In the interview, which aired Tuesday on “Curtis and Cosby,” O’Neal said, “The government should give law enforcement more money. Give more money, you recruit more people, and the guys that are not ready to go on the streets, you put them in front of the schools. You put ’em in front of the schools, you put ’em behind the schools, you put ’em inside the schools.”
O’Neal, who was raised by his stepfather, an Army drill sergeant, said police officers should be in all schools. He added that he knew many of the law enforcement officers who responded to the scene at the Parkland school after former student Nikolas Cruz, 19, opened fire with a semiautomatic weapon right before the school’s dismissal.
“You know it was a very, very sad incident. Close to my heart.

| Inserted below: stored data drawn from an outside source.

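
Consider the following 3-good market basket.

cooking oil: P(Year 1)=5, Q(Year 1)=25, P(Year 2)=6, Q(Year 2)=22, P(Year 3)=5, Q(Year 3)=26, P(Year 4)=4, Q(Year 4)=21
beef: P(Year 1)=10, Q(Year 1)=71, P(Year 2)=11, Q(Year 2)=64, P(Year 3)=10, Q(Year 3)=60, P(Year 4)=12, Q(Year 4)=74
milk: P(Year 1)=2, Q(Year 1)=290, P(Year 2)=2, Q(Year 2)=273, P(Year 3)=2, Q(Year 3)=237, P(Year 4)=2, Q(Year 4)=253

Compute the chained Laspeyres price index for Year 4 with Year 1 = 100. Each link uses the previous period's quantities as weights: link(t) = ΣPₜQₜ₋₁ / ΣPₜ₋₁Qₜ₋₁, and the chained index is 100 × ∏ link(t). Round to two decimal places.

107.96

Link Year 1→Year 2:
ΣP(Year 2)Q(Year 1) = 6×25 + 11×71 + 2×290 = 150 + 781 + 580 = 1511
ΣP(Year 1)Q(Year 1) = 5×25 + 10×71 + 2×290 = 125 + 710 + 580 = 1415
link = 1511/1415 = 1.067845
Link Year 2→Year 3:
ΣP(Year 3)Q(Year 2) = 5×22 + 10×64 + 2×273 = 110 + 640 + 546 = 1296
ΣP(Year 2)Q(Year 2) = 6×22 + 11×64 + 2×273 = 132 + 704 + 546 = 1382
link = 1296/1382 = 0.937771
Link Year 3→Year 4:
ΣP(Year 4)Q(Year 3) = 4×26 + 12×60 + 2×237 = 104 + 720 + 474 = 1298
ΣP(Year 3)Q(Year 3) = 5×26 + 10×60 + 2×237 = 130 + 600 + 474 = 1204
link = 1298/1204 = 1.078073
Chained index = 100 × 1.067845 × 0.937771 × 1.078073 = 107.9576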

I actually live in Fort Lauderdale,” he told Cosby. “I actually knew the sheriff, called him and told him he did a wonderful job. … I grew up on a military base and there was always military police in front of the school, behind the school. … We didn’t have a lot of 3 p.m. fights.”
O’Neal also gave a shoutout to the Parkland students who have organized the nationwide March for Our Lives rallies, which include a main event in Washington and a local march in Miami Beach on March 24.
“I’m glad the people, the children are going to march on the 24th. I wish I could join ’em, but you know, hopefully it sends a message to the powers that be. Cause we have to stop this,” he said on the ABC radio program.
“I would like to see tougher background checks. If you can’t protect our children in school, where are they safe?”